1. What do you think are the biggest issues facing Encinitas, and how do you plan to address them?

In addition to the priorities addressed below: Homelessness, affordable housing, environmental stewardship and traffic/infrastructure, the top two are trust/transparency and local accountability.

Policy decisions are strongest when made in the public forum based on evidence that is shared and debated in public. As council member, I will only support closed sessions to hear the narrowest issues that must be conducted confidentially, and advocate for the quickest and most comprehensive disclosure practical.

The communities of Encinitas are unique; what works best for one part of the city doesn’t always work for another. The city needs to be flexible in policy development and implementation to prioritize public involvement and customize solutions to the needs of our different neighborhoods and communities. All city officials and employees need to be responsive and accountable to the citizens who elect them. Public officials spend the public’s money, they must be fiscally responsible stewards.

2. What is your assessment of the housing challenges facing the city, and as council member, how would you approach your relationship with the state, San Diego Association of Governments and residents when making housing policy decisions?

Leverage regional funds (and support SB1105) to build projects that the city wants and needs instead of relying on the building industry to provide the most profitable projects. Plan for necessary infrastructure and mitigate adverse public safety and environmental impacts before upzoning capacity and zone selectively for good projects instead of R-30 with its preposterous presumption of affordability. Prioritize home ownership projects for middle income and above to provide benefits of stable communities and buy-in.

We need projects that provide desperately needed affordable housing: especially starter homes for young families and any housing for folks living on fixed incomes (i.e., seniors and people with disabilities) that complies with state laws, satisfies SANDAG requirements, and are popular enough with residents to comply with Prop A.

We need to provide emergency shelter beds for our homeless to provide a path to permanent housing and preserve our parks and beaches for recreational use.

3. Are there any infrastructure projects you think are especially important for the city to prioritize?

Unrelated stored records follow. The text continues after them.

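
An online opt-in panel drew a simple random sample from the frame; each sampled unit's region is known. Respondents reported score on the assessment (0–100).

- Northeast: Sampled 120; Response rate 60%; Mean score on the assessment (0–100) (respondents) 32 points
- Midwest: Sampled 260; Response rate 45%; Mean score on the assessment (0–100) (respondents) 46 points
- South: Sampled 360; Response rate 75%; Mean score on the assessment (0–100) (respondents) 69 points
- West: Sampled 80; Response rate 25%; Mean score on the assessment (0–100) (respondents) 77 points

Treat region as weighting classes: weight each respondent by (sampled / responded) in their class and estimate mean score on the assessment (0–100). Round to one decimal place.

Each respondent's weight = sampled/responded in their class; summing within a class gives n_sampled, so:
  Northeast: 120 × 32 = 3840
  Midwest: 260 × 46 = 11,960
  South: 360 × 69 = 24,840
  West: 80 × 77 = 6160
Adjusted estimate = 46,800 / 820 = 57.0732 → 57.1.

57.1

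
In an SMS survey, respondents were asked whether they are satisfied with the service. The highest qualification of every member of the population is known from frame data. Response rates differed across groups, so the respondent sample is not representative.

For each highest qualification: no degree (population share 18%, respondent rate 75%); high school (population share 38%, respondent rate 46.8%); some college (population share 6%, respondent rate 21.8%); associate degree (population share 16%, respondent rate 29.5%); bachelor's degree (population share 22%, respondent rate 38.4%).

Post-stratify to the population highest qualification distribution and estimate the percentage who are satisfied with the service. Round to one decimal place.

45.8%

Reweight to the known highest qualification distribution:
  no degree: 0.18 × 75 = 13.5
  high school: 0.38 × 46.8 = 17.784
  some college: 0.06 × 21.8 = 1.308
  associate degree: 0.16 × 29.5 = 4.72
  bachelor's degree: 0.22 × 38.4 = 8.448
Post-stratified estimate = 45.76 → 45.8%.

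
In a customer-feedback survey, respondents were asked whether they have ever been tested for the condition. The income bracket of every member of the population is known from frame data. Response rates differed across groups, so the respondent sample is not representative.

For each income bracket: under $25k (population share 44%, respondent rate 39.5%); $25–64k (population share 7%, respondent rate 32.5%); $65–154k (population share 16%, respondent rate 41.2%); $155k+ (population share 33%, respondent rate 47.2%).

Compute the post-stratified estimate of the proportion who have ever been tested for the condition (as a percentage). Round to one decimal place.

Reweight to the known income bracket distribution:
  under $25k: 0.44 × 39.5 = 17.38
  $25–64k: 0.07 × 32.5 = 2.275
  $65–154k: 0.16 × 41.2 = 6.592
  $155k+: 0.33 × 47.2 = 15.576
Post-stratified estimate = 41.823 → 41.8%.

41.8%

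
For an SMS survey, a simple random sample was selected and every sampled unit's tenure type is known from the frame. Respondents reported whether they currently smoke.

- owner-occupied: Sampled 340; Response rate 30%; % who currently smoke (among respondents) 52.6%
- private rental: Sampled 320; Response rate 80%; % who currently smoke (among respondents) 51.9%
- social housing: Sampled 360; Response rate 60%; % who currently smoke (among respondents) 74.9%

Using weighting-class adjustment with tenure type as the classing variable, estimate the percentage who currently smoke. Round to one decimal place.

60.3%

Each respondent's weight = sampled/responded in their class; summing within a class gives n_sampled, so:
  owner-occupied: 340 × 52.6 = 17,884
  private rental: 320 × 51.9 = 16,608
  social housing: 360 × 74.9 = 26964
Adjusted estimate = 61,456 / 1,020 = 60.251 → 60.3%.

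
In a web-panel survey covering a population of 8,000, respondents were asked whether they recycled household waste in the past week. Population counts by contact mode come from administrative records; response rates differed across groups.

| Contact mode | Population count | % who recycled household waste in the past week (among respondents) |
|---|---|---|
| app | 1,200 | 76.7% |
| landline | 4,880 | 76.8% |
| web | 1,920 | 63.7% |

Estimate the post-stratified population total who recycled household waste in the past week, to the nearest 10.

Apply each group's respondent rate to its population count:
  app: 1,200 × 76.7% = 920.4
  landline: 4,880 × 76.8% = 3747.84
  web: 1,920 × 63.7% = 1223.04
Estimated total = 5891.28 → 5,890.

5,890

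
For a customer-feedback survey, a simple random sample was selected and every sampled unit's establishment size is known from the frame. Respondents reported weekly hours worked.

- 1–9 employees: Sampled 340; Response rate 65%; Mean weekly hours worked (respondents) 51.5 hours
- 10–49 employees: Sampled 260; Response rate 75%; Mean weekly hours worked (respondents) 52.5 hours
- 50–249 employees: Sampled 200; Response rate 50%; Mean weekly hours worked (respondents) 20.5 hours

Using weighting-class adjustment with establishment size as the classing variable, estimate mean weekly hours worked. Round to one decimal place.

Weighting each respondent by the inverse class response rate inflates each class back to its sampled size, so the class weight is n_sampled:
  1–9 employees: 340 × 51.5 = 17,510
  10–49 employees: 260 × 52.5 = 13,650
  50–249 employees: 200 × 20.5 = 4100
Adjusted estimate = 35,260 / 800 = 44.075 → 44.1.

44.1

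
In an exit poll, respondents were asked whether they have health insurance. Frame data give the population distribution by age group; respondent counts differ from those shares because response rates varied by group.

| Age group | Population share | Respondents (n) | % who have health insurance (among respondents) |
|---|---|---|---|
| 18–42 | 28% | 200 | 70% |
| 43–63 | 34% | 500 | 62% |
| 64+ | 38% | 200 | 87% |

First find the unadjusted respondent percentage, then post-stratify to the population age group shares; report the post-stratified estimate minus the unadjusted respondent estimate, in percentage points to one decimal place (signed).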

Fire risk, especially wildfire, is a critical priority. Invest in smart signal technology to facilitate efficient evacuations (and expedite asymmetric commuter traffic on our major arterials like Olivenhain/Leucadia Blvd and El Camino Real/Manchester to keep this Waze-driven traffic out of our residential neighborhoods). Upgrade Station 6 to ISO standard and set and meet uniform fire response standards throughout the city with a focus on response time for an effective fire force rather than just first unit on site.

Use the circulation/mobility element currently in development to reduce traffic congestion and the resulting excess generation of Greenhouse gases. Prioritize safe routes to school for our children by closing gaps in pedestrian access as well as safe bicycle lanes and e-bike safety initiatives. Support active lifestyles with safe and attractive networks for hikers, bikers, and where appropriate equestrians. Fix the potholes: build and maintain needed infrastructure.

4. How would you grade the city’s response to the climate crisis, and how much work still needs to be done to address rising sea level and other risks?

Climate change is real, and human activity has been a primary cause of its rapid acceleration with dangerous consequences including rising sea levels and more frequent and extreme weather events. The city has done a good job of recognizing the problem and there is broad consensus on the need to be good stewards of our environment.

However, the city must do a better job of spending our limited financial and political capital on initiatives that provide the greatest reward for the costs. Rather than spending our limited bandwidth on show votes like an unenforced leaf-blower ban, our time is better spent reducing unnecessary traffic congestion. As described above, we need land-use planning that avoids adding car-centric projects to inappropriate locations, and to invest in technology and infrastructure to efficiently route commuters to I-5 south.